Spaceflight Now: Breaking News

No time to rest for West Coast Titan launch team
BY JUSTIN RAY
SPACEFLIGHT NOW

Posted: August 22, 2000

VANDENBERG AIR FORCE BASE, Calif. - With the clandestine launch of an Air Force Titan 4B rocket from here last week now just a recent memory, crews have turned their attention to readying a modified Titan 2 missile for liftoff next month carrying a U.S. weather satellite.

  SLC-4
The Titan 4B launches from SLC-4 East while the Titan 2 sits inside its protective tower at SLC-4 West just to right. Photo: Air Force video/Spaceflight Now
 
As America's premier West Coast launch site, Vandenberg serves as a springboard to polar orbits around Earth. That attribute will be employed on September 14 when the two-stage, liquid-fueled Titan 2 hurls the National Oceanic and Atmospheric Administration's NOAA-L spacecraft toward its perch above the planet.

But meeting that target launch date will be a challenge for workers at Space Launch Complex-4, or SLC-4, where both versions of the venerable Titan family of vehicles are flown.

The East pad was used last Thursday to launch the Titan 4B carrying a classified spy satellite for the U.S. National Reconnaissance Office. The payload most likely was a Lacrosse type radar-imaging satellite.

The successful $1.4 billion Titan 4 mission cleared the deck for the Titan 2, which had been stalled on the complex's West pad until the higher-profile national security launch was conducted. The two pads are just a couple hundred yards apart.

Officials put Titan 2 pre-launch preparations on hold because they didn't want the $156 million NOAA-L satellite sitting atop its converted Intercontinental Ballistic Missile when the Titan 4 blasted skyward.

"It is a risk management," Air Force Launch Director Maj. Dave Salm said in a recent interview. "When you are looking at a nominal launch, what you could do to a fragile satellite...the concussion and vibration is significant. In a non-nominal situation it would be far worse to lose a high-price satellite."

If the massive Titan 4 were to explode moments after liftoff, the powerful explosion and shower of fiery debris could severely damage the Titan 2 launch facility.

And even with the successful launch of the Titan 4, workers still needed to check for any damage at the neighboring pad, which overlooks the Pacific Ocean.

X-ray
Launch pad technicians prep for X-ray tests near the base of the Titan 2 rocket at SLC-4 West on Friday. Photo: Justin Ray/Spaceflight Now
 
 
On Friday afternoon, the pad and vehicle received a visual inspection, and hydraulic pumps that are part of ground support equipment were X-rayed to ensure they had not been damaged from the vibrations and compression from the 3.4-million pounds of Earth-shaking thrust unleashed by the Titan 4's liftoff.
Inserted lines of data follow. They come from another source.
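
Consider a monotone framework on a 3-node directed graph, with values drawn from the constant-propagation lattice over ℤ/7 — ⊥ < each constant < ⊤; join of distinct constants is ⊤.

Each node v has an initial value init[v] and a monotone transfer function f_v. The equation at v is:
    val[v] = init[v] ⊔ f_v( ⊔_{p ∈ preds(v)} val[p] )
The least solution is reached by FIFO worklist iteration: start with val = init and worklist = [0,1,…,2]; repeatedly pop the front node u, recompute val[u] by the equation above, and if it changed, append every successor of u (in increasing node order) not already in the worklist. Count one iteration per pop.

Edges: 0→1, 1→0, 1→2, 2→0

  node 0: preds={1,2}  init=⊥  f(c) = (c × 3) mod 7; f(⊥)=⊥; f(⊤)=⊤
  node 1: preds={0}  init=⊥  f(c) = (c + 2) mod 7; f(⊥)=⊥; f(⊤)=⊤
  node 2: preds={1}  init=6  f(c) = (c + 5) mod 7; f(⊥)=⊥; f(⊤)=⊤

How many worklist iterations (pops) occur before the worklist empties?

Worklist (7 pops):
  #1 pop 0: in=6 → 4 (was ⊥); enqueue []
  #2 pop 1: in=4 → 6 (was ⊥); enqueue [0]
  #3 pop 2: in=6 → ⊤ (was 6); enqueue []
  #4 pop 0: in=⊤ → ⊤ (was 4); enqueue [1]
  #5 pop 1: in=⊤ → ⊤ (was 6); enqueue [0,2]
  #6 pop 0: in=⊤ → ⊤ (no change)
  #7 pop 2: in=⊤ → ⊤ (no change)

Fixpoint:
  val[0] = ⊤
  val[1] = ⊤
  val[2] = ⊤

7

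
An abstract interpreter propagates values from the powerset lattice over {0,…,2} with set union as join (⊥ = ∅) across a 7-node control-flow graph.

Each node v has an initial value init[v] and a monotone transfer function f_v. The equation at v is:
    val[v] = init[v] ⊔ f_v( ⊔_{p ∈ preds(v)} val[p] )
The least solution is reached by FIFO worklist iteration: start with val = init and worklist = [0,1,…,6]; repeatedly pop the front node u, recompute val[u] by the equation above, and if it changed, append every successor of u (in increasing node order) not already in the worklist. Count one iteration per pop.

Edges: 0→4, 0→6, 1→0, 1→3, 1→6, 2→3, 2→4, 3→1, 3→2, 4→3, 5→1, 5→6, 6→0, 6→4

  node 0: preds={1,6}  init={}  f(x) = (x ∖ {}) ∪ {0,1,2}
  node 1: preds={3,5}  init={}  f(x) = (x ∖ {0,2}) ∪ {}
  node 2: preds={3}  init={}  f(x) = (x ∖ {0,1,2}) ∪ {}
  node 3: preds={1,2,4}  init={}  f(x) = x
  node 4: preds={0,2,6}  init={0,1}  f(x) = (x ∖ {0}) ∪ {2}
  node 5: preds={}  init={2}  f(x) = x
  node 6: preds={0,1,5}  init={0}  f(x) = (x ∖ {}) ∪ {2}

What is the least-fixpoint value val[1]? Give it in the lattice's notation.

Trace (15 dequeues):
  [1] u=0 | in {0} | out {0,1,2} | prev {} | push {}
  [2] u=1 | in {2} | out {} | ==
  [3] u=2 | in {} | out {} | ==
  [4] u=3 | in {0,1} | out {0,1} | prev {} | push {1,2}
  [5] u=4 | in {0,1,2} | out {0,1,2} | prev {0,1} | push {3}
  [6] u=5 | in {} | out {2} | ==
  [7] u=6 | in {0,1,2} | out {0,1,2} | prev {0} | push {0,4}
  [8] u=1 | in {0,1,2} | out {1} | prev {} | push {6}
  [9] u=2 | in {0,1} | out {} | ==
  [10] u=3 | in {0,1,2} | out {0,1,2} | prev {0,1} | push {1,2}
  [11] u=0 | in {0,1,2} | out {0,1,2} | ==
  [12] u=4 | in {0,1,2} | out {0,1,2} | ==
  [13] u=6 | in {0,1,2} | out {0,1,2} | ==
  [14] u=1 | in {0,1,2} | out {1} | ==
  [15] u=2 | in {0,1,2} | out {} | ==

Converged values:
  [0] {0,1,2}
  [1] {1}
  [2] {}
  [3] {0,1,2}
  [4] {0,1,2}
  [5] {2}
  [6] {0,1,2}

{1}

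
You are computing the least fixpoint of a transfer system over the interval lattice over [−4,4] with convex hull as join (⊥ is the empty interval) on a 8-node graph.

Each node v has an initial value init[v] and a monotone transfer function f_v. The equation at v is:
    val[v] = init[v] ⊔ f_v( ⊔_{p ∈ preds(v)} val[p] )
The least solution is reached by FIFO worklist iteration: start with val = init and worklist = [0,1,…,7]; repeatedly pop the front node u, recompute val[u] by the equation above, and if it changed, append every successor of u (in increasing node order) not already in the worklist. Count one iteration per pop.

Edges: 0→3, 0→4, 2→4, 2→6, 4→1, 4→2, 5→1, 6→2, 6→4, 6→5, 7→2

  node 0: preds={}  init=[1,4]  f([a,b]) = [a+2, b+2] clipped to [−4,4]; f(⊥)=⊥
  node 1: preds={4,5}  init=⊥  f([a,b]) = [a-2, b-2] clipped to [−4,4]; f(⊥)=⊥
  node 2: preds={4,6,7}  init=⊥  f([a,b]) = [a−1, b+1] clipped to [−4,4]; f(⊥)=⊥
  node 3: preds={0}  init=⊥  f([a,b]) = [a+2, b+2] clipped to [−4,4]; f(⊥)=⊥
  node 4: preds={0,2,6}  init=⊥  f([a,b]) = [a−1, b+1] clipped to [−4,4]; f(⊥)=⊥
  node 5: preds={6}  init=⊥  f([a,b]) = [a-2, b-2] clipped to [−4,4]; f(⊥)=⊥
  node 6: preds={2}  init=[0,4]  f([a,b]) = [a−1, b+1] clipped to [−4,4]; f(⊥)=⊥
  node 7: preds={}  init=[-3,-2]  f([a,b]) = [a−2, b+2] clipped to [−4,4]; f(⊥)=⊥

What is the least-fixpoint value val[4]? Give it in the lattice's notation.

[-4,4]

Worklist (13 pops):
  #1 pop 0: in=⊥ → [1,4] (no change)
  #2 pop 1: in=⊥ → ⊥ (no change)
  #3 pop 2: in=[-3,4] → [-4,4] (was ⊥); enqueue []
  #4 pop 3: in=[1,4] → [3,4] (was ⊥); enqueue []
  #5 pop 4: in=[-4,4] → [-4,4] (was ⊥); enqueue [1,2]
  #6 pop 5: in=[0,4] → [-2,2] (was ⊥); enqueue []
  #7 pop 6: in=[-4,4] → [-4,4] (was [0,4]); enqueue [4,5]
  #8 pop 7: in=⊥ → [-3,-2] (no change)
  #9 pop 1: in=[-4,4] → [-4,2] (was ⊥); enqueue []
  #10 pop 2: in=[-4,4] → [-4,4] (no change)
  #11 pop 4: in=[-4,4] → [-4,4] (no change)
  #12 pop 5: in=[-4,4] → [-4,2] (was [-2,2]); enqueue [1]
  #13 pop 1: in=[-4,4] → [-4,2] (no change)

Fixpoint:
  val[0] = [1,4]
  val[1] = [-4,2]
  val[2] = [-4,4]
  val[3] = [3,4]
  val[4] = [-4,4]
  val[5] = [-4,2]
  val[6] = [-4,4]
  val[7] = [-3,-2]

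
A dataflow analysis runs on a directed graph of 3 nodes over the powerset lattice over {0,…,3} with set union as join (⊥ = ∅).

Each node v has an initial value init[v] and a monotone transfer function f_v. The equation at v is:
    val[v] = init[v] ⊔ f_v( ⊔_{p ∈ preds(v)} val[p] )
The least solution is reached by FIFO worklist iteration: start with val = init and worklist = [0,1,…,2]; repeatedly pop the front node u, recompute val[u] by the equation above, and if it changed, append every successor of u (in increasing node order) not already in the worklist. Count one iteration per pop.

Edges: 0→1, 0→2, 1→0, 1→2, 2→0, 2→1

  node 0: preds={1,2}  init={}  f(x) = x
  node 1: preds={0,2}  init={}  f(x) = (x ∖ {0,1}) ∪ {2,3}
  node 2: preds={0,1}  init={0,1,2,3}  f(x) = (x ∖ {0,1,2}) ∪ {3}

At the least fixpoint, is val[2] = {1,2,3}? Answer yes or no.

no

Trace (4 dequeues):
  [1] u=0 | in {0,1,2,3} | out {0,1,2,3} | prev {} | push {}
  [2] u=1 | in {0,1,2,3} | out {2,3} | prev {} | push {0}
  [3] u=2 | in {0,1,2,3} | out {0,1,2,3} | ==
  [4] u=0 | in {0,1,2,3} | out {0,1,2,3} | ==

Converged values:
  [0] {0,1,2,3}
  [1] {2,3}
  [2] {0,1,2,3}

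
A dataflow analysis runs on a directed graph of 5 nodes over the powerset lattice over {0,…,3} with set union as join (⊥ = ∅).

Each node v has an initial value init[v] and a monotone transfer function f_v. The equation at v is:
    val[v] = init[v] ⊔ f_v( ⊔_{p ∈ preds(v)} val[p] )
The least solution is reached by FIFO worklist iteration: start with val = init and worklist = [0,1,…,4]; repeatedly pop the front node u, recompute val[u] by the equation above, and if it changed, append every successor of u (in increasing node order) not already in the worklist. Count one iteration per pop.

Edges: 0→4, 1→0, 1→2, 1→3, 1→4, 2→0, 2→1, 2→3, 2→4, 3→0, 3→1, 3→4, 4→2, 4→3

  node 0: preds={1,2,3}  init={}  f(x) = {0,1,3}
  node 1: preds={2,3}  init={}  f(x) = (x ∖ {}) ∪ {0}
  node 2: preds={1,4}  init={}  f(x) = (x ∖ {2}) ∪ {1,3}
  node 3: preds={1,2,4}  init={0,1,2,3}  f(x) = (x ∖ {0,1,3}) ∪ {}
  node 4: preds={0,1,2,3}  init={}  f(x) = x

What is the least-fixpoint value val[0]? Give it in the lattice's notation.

{0,1,3}

Worklist (9 pops):
  #1 pop 0: in={0,1,2,3} → {0,1,3} (was {}); enqueue []
  #2 pop 1: in={0,1,2,3} → {0,1,2,3} (was {}); enqueue [0]
  #3 pop 2: in={0,1,2,3} → {0,1,3} (was {}); enqueue [1]
  #4 pop 3: in={0,1,2,3} → {0,1,2,3} (no change)
  #5 pop 4: in={0,1,2,3} → {0,1,2,3} (was {}); enqueue [2,3]
  #6 pop 0: in={0,1,2,3} → {0,1,3} (no change)
  #7 pop 1: in={0,1,2,3} → {0,1,2,3} (no change)
  #8 pop 2: in={0,1,2,3} → {0,1,3} (no change)
  #9 pop 3: in={0,1,2,3} → {0,1,2,3} (no change)

Fixpoint:
  val[0] = {0,1,3}
  val[1] = {0,1,2,3}
  val[2] = {0,1,3}
  val[3] = {0,1,2,3}
  val[4] = {0,1,2,3}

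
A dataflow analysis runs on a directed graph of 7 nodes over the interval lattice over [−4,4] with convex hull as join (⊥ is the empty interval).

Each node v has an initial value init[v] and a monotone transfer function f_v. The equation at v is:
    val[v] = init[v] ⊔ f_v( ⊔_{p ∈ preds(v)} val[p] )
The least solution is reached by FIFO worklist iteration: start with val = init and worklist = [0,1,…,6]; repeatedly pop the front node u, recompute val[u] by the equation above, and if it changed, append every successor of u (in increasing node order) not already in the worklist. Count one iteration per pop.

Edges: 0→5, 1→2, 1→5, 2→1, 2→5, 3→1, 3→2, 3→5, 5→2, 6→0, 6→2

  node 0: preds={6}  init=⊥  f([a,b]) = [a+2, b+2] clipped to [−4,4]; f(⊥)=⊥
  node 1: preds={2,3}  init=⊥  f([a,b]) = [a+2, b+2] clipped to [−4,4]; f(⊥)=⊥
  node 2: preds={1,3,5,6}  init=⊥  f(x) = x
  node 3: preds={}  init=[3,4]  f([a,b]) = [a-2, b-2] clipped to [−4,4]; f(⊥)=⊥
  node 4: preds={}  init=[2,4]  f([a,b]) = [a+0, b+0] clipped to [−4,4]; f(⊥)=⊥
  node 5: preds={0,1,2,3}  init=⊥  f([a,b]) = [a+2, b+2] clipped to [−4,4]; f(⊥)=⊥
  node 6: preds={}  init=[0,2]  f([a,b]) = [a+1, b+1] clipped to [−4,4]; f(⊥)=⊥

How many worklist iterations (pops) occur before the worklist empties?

10

Iteration log — 10 steps:
  step 1. node 0  ⊔preds=[0,2]  new=[2,4]  old=⊥  +wl: 
  step 2. node 1  ⊔preds=[3,4]  new=[4,4]  old=⊥  +wl: 
  step 3. node 2  ⊔preds=[0,4]  new=[0,4]  old=⊥  +wl: 1
  step 4. node 3  ⊔preds=⊥  new=[3,4]  stable
  step 5. node 4  ⊔preds=⊥  new=[2,4]  stable
  step 6. node 5  ⊔preds=[0,4]  new=[2,4]  old=⊥  +wl: 2
  step 7. node 6  ⊔preds=⊥  new=[0,2]  stable
  step 8. node 1  ⊔preds=[0,4]  new=[2,4]  old=[4,4]  +wl: 5
  step 9. node 2  ⊔preds=[0,4]  new=[0,4]  stable
  step 10. node 5  ⊔preds=[0,4]  new=[2,4]  stable

Least fixpoint reached:
  node 0: [2,4]
  node 1: [2,4]
  node 2: [0,4]
  node 3: [3,4]
  node 4: [2,4]
  node 5: [2,4]
  node 6: [0,2]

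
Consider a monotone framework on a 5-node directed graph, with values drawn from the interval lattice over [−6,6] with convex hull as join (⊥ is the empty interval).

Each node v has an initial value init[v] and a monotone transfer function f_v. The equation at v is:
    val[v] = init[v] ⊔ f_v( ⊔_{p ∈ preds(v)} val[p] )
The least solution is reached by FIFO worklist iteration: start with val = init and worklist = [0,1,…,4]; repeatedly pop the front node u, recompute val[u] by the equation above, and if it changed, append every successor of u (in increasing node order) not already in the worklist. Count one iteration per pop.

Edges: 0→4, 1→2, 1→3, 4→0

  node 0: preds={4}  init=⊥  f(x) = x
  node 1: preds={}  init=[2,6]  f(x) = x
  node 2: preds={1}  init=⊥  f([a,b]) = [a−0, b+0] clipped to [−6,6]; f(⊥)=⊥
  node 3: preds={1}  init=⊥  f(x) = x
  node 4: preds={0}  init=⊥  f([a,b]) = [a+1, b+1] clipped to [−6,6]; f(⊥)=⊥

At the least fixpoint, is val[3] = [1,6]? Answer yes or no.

Iteration log — 5 steps:
  step 1. node 0  ⊔preds=⊥  new=⊥  stable
  step 2. node 1  ⊔preds=⊥  new=[2,6]  stable
  step 3. node 2  ⊔preds=[2,6]  new=[2,6]  old=⊥  +wl: 
  step 4. node 3  ⊔preds=[2,6]  new=[2,6]  old=⊥  +wl: 
  step 5. node 4  ⊔preds=⊥  new=⊥  stable

Least fixpoint reached:
  node 0: ⊥
  node 1: [2,6]
  node 2: [2,6]
  node 3: [2,6]
  node 4: ⊥

no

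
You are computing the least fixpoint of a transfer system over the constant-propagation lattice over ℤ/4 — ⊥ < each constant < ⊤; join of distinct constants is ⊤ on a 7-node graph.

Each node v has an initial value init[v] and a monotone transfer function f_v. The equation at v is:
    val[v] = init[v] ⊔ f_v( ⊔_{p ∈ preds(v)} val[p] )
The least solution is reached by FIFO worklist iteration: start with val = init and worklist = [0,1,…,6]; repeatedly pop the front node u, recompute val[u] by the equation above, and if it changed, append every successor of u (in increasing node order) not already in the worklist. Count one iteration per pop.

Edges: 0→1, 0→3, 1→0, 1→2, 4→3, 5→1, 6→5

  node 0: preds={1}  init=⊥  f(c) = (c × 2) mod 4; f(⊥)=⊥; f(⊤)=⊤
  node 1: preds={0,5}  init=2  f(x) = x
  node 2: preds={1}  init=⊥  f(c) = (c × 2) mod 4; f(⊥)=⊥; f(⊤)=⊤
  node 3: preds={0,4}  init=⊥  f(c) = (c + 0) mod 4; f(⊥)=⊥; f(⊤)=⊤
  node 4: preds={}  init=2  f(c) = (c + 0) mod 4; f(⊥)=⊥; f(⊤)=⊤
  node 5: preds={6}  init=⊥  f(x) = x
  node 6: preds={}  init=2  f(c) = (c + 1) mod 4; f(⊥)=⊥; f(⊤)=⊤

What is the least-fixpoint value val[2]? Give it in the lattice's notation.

Iteration log — 10 steps:
  step 1. node 0  ⊔preds=2  new=0  old=⊥  +wl: 
  step 2. node 1  ⊔preds=0  new=⊤  old=2  +wl: 0
  step 3. node 2  ⊔preds=⊤  new=⊤  old=⊥  +wl: 
  step 4. node 3  ⊔preds=⊤  new=⊤  old=⊥  +wl: 
  step 5. node 4  ⊔preds=⊥  new=2  stable
  step 6. node 5  ⊔preds=2  new=2  old=⊥  +wl: 1
  step 7. node 6  ⊔preds=⊥  new=2  stable
  step 8. node 0  ⊔preds=⊤  new=⊤  old=0  +wl: 3
  step 9. node 1  ⊔preds=⊤  new=⊤  stable
  step 10. node 3  ⊔preds=⊤  new=⊤  stable

Least fixpoint reached:
  node 0: ⊤
  node 1: ⊤
  node 2: ⊤
  node 3: ⊤
  node 4: 2
  node 5: 2
  node 6: 2

⊤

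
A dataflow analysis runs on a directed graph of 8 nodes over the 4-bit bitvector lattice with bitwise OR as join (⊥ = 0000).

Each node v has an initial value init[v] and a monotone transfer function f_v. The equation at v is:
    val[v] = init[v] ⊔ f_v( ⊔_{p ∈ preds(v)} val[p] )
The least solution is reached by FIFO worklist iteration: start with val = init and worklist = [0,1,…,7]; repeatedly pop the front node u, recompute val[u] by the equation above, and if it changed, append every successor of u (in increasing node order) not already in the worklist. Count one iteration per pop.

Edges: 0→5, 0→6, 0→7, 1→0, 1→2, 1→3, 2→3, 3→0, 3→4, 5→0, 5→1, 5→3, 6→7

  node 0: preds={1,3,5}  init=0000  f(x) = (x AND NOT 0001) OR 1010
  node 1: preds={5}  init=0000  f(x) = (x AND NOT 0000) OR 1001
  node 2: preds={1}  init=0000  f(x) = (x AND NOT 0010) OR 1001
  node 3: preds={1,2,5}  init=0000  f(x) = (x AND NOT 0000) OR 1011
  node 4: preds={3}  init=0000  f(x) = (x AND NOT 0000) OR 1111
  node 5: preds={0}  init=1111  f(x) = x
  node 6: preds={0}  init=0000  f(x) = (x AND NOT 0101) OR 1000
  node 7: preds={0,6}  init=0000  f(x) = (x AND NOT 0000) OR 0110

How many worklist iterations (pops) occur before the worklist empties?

9

Worklist (9 pops):
  #1 pop 0: in=1111 → 1110 (was 0000); enqueue []
  #2 pop 1: in=1111 → 1111 (was 0000); enqueue [0]
  #3 pop 2: in=1111 → 1101 (was 0000); enqueue []
  #4 pop 3: in=1111 → 1111 (was 0000); enqueue []
  #5 pop 4: in=1111 → 1111 (was 0000); enqueue []
  #6 pop 5: in=1110 → 1111 (no change)
  #7 pop 6: in=1110 → 1010 (was 0000); enqueue []
  #8 pop 7: in=1110 → 1110 (was 0000); enqueue []
  #9 pop 0: in=1111 → 1110 (no change)

Fixpoint:
  val[0] = 1110
  val[1] = 1111
  val[2] = 1101
  val[3] = 1111
  val[4] = 1111
  val[5] = 1111
  val[6] = 1010
  val[7] = 1110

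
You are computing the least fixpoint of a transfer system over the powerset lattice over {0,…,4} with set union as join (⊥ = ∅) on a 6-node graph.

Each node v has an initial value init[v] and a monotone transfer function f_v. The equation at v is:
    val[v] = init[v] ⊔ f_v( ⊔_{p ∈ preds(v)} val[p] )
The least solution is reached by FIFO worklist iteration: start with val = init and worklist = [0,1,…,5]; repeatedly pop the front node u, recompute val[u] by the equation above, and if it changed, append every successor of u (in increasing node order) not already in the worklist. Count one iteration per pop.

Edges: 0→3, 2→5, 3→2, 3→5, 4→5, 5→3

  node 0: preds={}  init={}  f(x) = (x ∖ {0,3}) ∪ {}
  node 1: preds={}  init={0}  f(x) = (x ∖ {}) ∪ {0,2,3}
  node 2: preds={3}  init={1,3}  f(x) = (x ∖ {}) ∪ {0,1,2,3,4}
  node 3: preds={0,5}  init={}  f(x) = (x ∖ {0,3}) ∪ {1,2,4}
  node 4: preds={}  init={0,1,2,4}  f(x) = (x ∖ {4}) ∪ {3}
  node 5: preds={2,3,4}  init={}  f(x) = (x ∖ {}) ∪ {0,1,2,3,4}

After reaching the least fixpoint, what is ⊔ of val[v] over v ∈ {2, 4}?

Trace (8 dequeues):
  [1] u=0 | in {} | out {} | ==
  [2] u=1 | in {} | out {0,2,3} | prev {0} | push {}
  [3] u=2 | in {} | out {0,1,2,3,4} | prev {1,3} | push {}
  [4] u=3 | in {} | out {1,2,4} | prev {} | push {2}
  [5] u=4 | in {} | out {0,1,2,3,4} | prev {0,1,2,4} | push {}
  [6] u=5 | in {0,1,2,3,4} | out {0,1,2,3,4} | prev {} | push {3}
  [7] u=2 | in {1,2,4} | out {0,1,2,3,4} | ==
  [8] u=3 | in {0,1,2,3,4} | out {1,2,4} | ==

Converged values:
  [0] {}
  [1] {0,2,3}
  [2] {0,1,2,3,4}
  [3] {1,2,4}
  [4] {0,1,2,3,4}
  [5] {0,1,2,3,4}

{0,1,2,3,4}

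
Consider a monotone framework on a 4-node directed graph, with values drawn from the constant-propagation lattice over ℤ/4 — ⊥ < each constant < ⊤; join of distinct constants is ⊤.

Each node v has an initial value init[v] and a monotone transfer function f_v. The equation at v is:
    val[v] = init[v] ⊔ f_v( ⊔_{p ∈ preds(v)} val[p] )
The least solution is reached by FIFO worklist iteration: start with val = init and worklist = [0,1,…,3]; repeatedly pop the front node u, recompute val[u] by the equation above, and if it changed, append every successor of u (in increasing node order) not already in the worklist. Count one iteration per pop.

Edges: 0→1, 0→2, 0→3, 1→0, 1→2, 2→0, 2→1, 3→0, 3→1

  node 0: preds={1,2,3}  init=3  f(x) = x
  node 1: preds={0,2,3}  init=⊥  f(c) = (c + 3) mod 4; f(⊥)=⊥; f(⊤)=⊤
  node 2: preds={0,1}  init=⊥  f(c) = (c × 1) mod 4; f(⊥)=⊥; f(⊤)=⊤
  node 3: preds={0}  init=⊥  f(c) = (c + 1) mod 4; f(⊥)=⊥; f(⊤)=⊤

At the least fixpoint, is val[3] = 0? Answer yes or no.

no

Iteration log — 10 steps:
  step 1. node 0  ⊔preds=⊥  new=3  stable
  step 2. node 1  ⊔preds=3  new=2  old=⊥  +wl: 0
  step 3. node 2  ⊔preds=⊤  new=⊤  old=⊥  +wl: 1
  step 4. node 3  ⊔preds=3  new=0  old=⊥  +wl: 
  step 5. node 0  ⊔preds=⊤  new=⊤  old=3  +wl: 2,3
  step 6. node 1  ⊔preds=⊤  new=⊤  old=2  +wl: 0
  step 7. node 2  ⊔preds=⊤  new=⊤  stable
  step 8. node 3  ⊔preds=⊤  new=⊤  old=0  +wl: 1
  step 9. node 0  ⊔preds=⊤  new=⊤  stable
  step 10. node 1  ⊔preds=⊤  new=⊤  stable

Least fixpoint reached:
  node 0: ⊤
  node 1: ⊤
  node 2: ⊤
  node 3: ⊤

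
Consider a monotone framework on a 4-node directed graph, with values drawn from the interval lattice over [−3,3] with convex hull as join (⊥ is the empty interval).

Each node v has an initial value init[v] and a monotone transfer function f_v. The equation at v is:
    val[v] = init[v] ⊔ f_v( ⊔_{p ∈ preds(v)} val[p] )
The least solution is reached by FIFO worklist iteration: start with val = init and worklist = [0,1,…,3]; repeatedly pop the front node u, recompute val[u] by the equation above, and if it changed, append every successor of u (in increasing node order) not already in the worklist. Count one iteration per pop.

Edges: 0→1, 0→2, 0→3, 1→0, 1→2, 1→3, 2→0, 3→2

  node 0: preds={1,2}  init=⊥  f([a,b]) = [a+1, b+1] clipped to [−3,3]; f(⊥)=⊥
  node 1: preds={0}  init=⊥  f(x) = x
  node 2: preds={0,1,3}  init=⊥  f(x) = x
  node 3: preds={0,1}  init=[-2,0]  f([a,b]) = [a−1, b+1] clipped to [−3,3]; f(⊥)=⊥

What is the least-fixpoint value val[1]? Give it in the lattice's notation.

[-1,3]

Trace (18 dequeues):
  [1] u=0 | in ⊥ | out ⊥ | ==
  [2] u=1 | in ⊥ | out ⊥ | ==
  [3] u=2 | in [-2,0] | out [-2,0] | prev ⊥ | push {0}
  [4] u=3 | in ⊥ | out [-2,0] | ==
  [5] u=0 | in [-2,0] | out [-1,1] | prev ⊥ | push {1,2,3}
  [6] u=1 | in [-1,1] | out [-1,1] | prev ⊥ | push {0}
  [7] u=2 | in [-2,1] | out [-2,1] | prev [-2,0] | push {}
  [8] u=3 | in [-1,1] | out [-2,2] | prev [-2,0] | push {2}
  [9] u=0 | in [-2,1] | out [-1,2] | prev [-1,1] | push {1,3}
  [10] u=2 | in [-2,2] | out [-2,2] | prev [-2,1] | push {0}
  [11] u=1 | in [-1,2] | out [-1,2] | prev [-1,1] | push {2}
  [12] u=3 | in [-1,2] | out [-2,3] | prev [-2,2] | push {}
  [13] u=0 | in [-2,2] | out [-1,3] | prev [-1,2] | push {1,3}
  [14] u=2 | in [-2,3] | out [-2,3] | prev [-2,2] | push {0}
  [15] u=1 | in [-1,3] | out [-1,3] | prev [-1,2] | push {2}
  [16] u=3 | in [-1,3] | out [-2,3] | ==
  [17] u=0 | in [-2,3] | out [-1,3] | ==
  [18] u=2 | in [-2,3] | out [-2,3] | ==

Converged values:
  [0] [-1,3]
  [1] [-1,3]
  [2] [-2,3]
  [3] [-2,3]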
This wasn't the first time and won't be the last that two Titan rockets are readied side-by-side for flight at Vandenberg. Next spring promises a repeat with another Titan 4 set to loft an NRO payload and the NOAA-M weather craft is slated for launch.

"We do have the manpower to handle vehicles on both pads simultaneously. But when we come close to launch time, we focus on one," Air Force Launch Controller Lt. Richard Sjogren said Friday. "Titan 2 has been on hold on for a month or so."

"Day-to-day we can keep both pads processing toward a launch date, but as one gets near the end, we need to divert a lot of our assets to that pad," said Salm.

NOAA-L
An artist's concept of NOAA-L orbiting Earth. Photo: NASA/NOAA
 
With Titan 2 now in the spotlight, the NOAA-L satellite is scheduled for transport from its Vandenberg processing center to the launch pad on Wednesday for attachment to the rocket's second stage.

The rocket's nose cone, or payload fairing, will be installed around NOAA-L on August 31. A Mission Dress Rehearsal to practice the countdown and launch is planned for Labor Day Weekend, Sjogren said.

A 26-hour countdown will lead up to the predawn launch of the Titan 2 to place the satellite into a precise orbit, giving meteorologists a new tool in weather forecasting.

Liftoff on September 14 is targeted for 1022 GMT (3:22 a.m. PDT; 6:22 a.m. EDT). The available launch window extends for 10 minutes.

NOAA-L, built by Lockheed Martin, is the second in a series of five Polar Operational Environmental Satellites (POES) with improved imaging and sounding capabilities that will operate over the next 12 years.

Flight data file
Vehicle: Titan 2 (G-13)
Payload: NOAA-L
Launch date: Sept. 14, 2000
Launch window: 1022-1032 GMT (6:22-6:32 a.m. EDT)
Launch site: SLC-4W, Vandenberg AFB, Calif.